With Chebfun it is easy to compute with parametrized curves in the plane. For example, the following lines define a curve $(x,y)$ as a pair of chebfuns in the variable $t$:

t = chebfun('t',[0,2*pi]);
b = 1; m = 7; a = (m-1)*b;
x = (a+b)*cos(t) - b*cos((a+b)/b*t);
y = (a+b)*sin(t) - b*sin((a+b)/b*t);

Such curves are called epicycloids, named by the Danish astronomer Ole Romer in 1674. Epicycloids can be produced by tracing a point on a circle which rolls out on a larger circle. Romer discovered that cog-wheels with epicycloidal teeth turned with minimum friction.

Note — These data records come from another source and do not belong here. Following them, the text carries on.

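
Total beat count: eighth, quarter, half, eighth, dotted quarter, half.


Solution.
Beat values:
  eighth = 0.5 beats
  quarter = 1 beat
  half = 2 beats
  eighth = 0.5 beats
  dotted quarter = 1.5 beats
  half = 2 beats
Sum = 0.5 + 1 + 2 + 0.5 + 1.5 + 2
= 7.5 beats


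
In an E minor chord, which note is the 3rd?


Minor triad = root + minor 3rd (3 semitones) + perfect 5th (7 semitones)
A triad on E stacks thirds, so the chord tones use letter names E-G-B
Root: E
Minor 3rd above E: G
Perfect 5th above E: B
The 3rd = G


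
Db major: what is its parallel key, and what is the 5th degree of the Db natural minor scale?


Parallel keys share the same tonic but differ in mode
Db major → parallel is Db minor
Db natural minor scale: Db Eb Fb Gb Ab Bbb Cb
= Db minor; 5th degree = Ab


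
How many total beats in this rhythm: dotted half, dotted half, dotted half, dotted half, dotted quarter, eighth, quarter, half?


Step by step:
Beat values:
  dotted half = 3 beats
  dotted half = 3 beats
  dotted half = 3 beats
  dotted half = 3 beats
  dotted quarter = 1.5 beats
  eighth = 0.5 beats
  quarter = 1 beat
  half = 2 beats
Sum = 3 + 3 + 3 + 3 + 1.5 + 0.5 + 1 + 2
= 17 beats


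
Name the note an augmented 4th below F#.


A 4th spans 4 letter names, so from F we land on C
An augmented 4th = 6 semitones below F#
Spell C at that pitch: C
= C


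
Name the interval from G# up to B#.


Reasoning:
Letter names: G → B spans 3 letter names → a 3rd
Semitones: G# → B# = 4 half-steps
A 3rd of 4 semitones is a major 3rd
= major 3rd


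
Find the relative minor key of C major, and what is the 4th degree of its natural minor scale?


The relative minor shares the major's key signature and starts on its 6th degree
6th degree = a major 6th above the tonic; a major 6th above C is A
→ relative minor of C major is A minor
A natural minor scale: A B C D E F G
= A minor; 4th degree = D


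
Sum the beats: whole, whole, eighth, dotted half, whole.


Let's work it out.
Beat values:
  whole = 4 beats
  whole = 4 beats
  eighth = 0.5 beats
  dotted half = 3 beats
  whole = 4 beats
Sum = 4 + 4 + 0.5 + 3 + 4
= 15.5 beats


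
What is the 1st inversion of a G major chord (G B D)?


Working:
Root position: G B D
1st inversion: move root up an octave
Bass note: B
Notes (bottom to top) = B D G


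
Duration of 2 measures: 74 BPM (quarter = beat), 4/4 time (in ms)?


Quarter-note beat duration = 60000 / 74 ms
Beats per measure (4/4) = 4
One measure = 4 × 60000 / 74 = 240000 / 74 ms
2 measures = 2 × 240000 / 74 = 480000 / 74
= 6486.5 ms


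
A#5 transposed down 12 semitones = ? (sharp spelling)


Solution.
A#5: chromatic position 10 in octave 5 → absolute = 5×12 + 10 = 70
Transpose down 12: 70 - 12 = 58
58 = 4×12 + 10 → A# in octave 4
Result = A#4


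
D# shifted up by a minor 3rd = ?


Working:
minor 3rd: 3 letter names, 3 semitones
Letter: D + 2 → F
Pitch: D# + 3 semitones, spelled as an F → F#
= F#


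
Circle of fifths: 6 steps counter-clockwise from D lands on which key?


Working:
Each counter-clockwise step moves down a perfect 5th (= up a perfect 4th)
From D: D → G → C → F → Bb → Eb → Ab
= Ab


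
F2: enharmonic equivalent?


Reasoning:
Enharmonic notes sound the same pitch but are spelled with different letter names
F and Gbb name the same pitch class
= Gbb2


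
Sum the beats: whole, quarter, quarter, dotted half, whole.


Working:
Beat values:
  whole = 4 beats
  quarter = 1 beat
  quarter = 1 beat
  dotted half = 3 beats
  whole = 4 beats
Sum = 4 + 1 + 1 + 3 + 4
= 13 beats


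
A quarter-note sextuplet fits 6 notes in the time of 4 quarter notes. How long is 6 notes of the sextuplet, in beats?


Sextuplet: 6 notes occupy the space of 4 quarter notes
Space = 4 × 1 = 4 beats
Each sextuplet note = 4 / 6 = 2/3 beats
6 notes = 6 × 2/3 = 4
= 4 beats


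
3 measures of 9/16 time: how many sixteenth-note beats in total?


Time signature 9/16: the bottom number 16 means the sixteenth note gets one count
The top number 9 means 9 sixteenth-note beats per measure
Total = 9 × 3 measures
= 27 sixteenth-note beats


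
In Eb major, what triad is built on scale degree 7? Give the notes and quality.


Eb major scale: Eb F G Ab Bb C D
Diatonic triad on degree 7 stacks scale notes 7, 2, 4: D F Ab
D→F = 3 semitones; D→Ab = 6 semitones → diminished triad
= D F Ab (diminished)


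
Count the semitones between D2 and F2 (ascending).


Solution.
Absolute semitone position = octave×12 + chromatic position
D2: 2×12 + 2 = 26
F2: 2×12 + 5 = 29
Difference = 29 - 26 = 3
= 3 semitones


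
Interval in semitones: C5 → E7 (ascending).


Working:
Absolute semitone position = octave×12 + chromatic position
C5: 5×12 + 0 = 60
E7: 7×12 + 4 = 88
Difference = 88 - 60 = 28
= 28 semitones


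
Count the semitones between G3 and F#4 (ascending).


Solution.
Absolute semitone position = octave×12 + chromatic position
G3: 3×12 + 7 = 43
F#4: 4×12 + 6 = 54
Difference = 54 - 43 = 11
= 11 semitones


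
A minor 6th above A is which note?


Working:
A 6th spans 6 letter names, so from A we land on F
A minor 6th = 8 semitones above A
Spell F at that pitch: F
= F


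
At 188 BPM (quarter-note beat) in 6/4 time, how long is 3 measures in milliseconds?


Step by step:
Quarter-note beat duration = 60000 / 188 ms
Beats per measure (6/4) = 6
One measure = 6 × 60000 / 188 = 360000 / 188 ms
3 measures = 3 × 360000 / 188 = 1080000 / 188
= 5744.7 ms


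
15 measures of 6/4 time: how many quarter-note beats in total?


Let's work it out.
Time signature 6/4: the bottom number 4 means the quarter note gets one count
The top number 6 means 6 quarter-note beats per measure
Total = 6 × 15 measures
= 90 quarter-note beats


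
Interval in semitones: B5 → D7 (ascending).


Absolute semitone position = octave×12 + chromatic position
B5: 5×12 + 11 = 71
D7: 7×12 + 2 = 86
Difference = 86 - 71 = 15
= 15 semitones


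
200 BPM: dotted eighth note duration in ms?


One quarter-note beat = 60000 / BPM = 60000 / 200 ms
Dotted eighth note = 3/4 × quarter note
Duration = 3/4 × 60000 / 200 = 45000 / 200
= 225.0 ms


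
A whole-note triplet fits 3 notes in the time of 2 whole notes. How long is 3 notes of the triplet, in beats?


Triplet: 3 notes occupy the space of 2 whole notes
Space = 2 × 4 = 8 beats
Each triplet note = 8 / 3 = 8/3 beats
3 notes = 3 × 8/3 = 8
= 8 beats


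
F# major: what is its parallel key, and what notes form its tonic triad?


Reasoning:
Parallel keys share the same tonic but differ in mode
F# major → parallel is F# minor
Tonic triad of F# minor = F# A C#
= F# minor; triad = F# A C#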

This is what our epicycloid looks like:

fill(x,y,[.6 .6 1])
axis equal

Note that although this curve is not smooth, the functions $x(t)$ and $y(t)$ that parameterize it are smooth, so Chebfun has no difficulty representing them by global polynomials:

x
y
x =
   chebfun column (1 smooth piece)
       interval       length   endpoint values  
[       0,     6.3]       53         6        6 
Epslevel = 1.856760e-15.  Vscale = 7.386013e+00.
y =
   chebfun column (1 smooth piece)
       interval       length   endpoint values  
[       0,     6.3]       52   8.9e-16 -8.9e-16 
Epslevel = 1.716014e-15.  Vscale = 8.

With the following formula we can compute the area enclosed by the curve $(x,y)$:

format long
A = sum(x.*diff(y))
A =
     1.759291886010285e+02

Let's compare this result with the exact area of the epicycloid, given (for integer $m$) by the formula

exact = pi*b^2*(m^2+m)
exact =
     1.759291886010284e+02

Here is a more complicated curve (now defined as a single complex-valued chebfun rather than a pair of real-valued chebfuns):

z = exp(1i*t) + (1+1i)*sin(6*t).^2;
fill(real(z),imag(z),[.6 1 .6])
axis equal

Because this curve is a perturbed unit circle, with every perturbation occurring twice with opposite signs, the enclosed area should be equal to $\pi$, as is confirmed by Chebfun:

A = sum(real(z).*diff(imag(z)));
[ A ; pi ]
ans =
   3.141592653589794
   3.141592653589793

We can compute and plot the centroid (or center of mass) of this region as follows:

c = sum(diff(z).*z.*conj(z))/(2i*A);
hold on
plot(c,'r+','markersize',20)

If you use scissors to produce a piece of paper in this shape, it should remain balanced when placed on a vertical needle centered at the red cross. (If it doesn't, it's likely your handicraft precision isn't as good as Chebfun's!)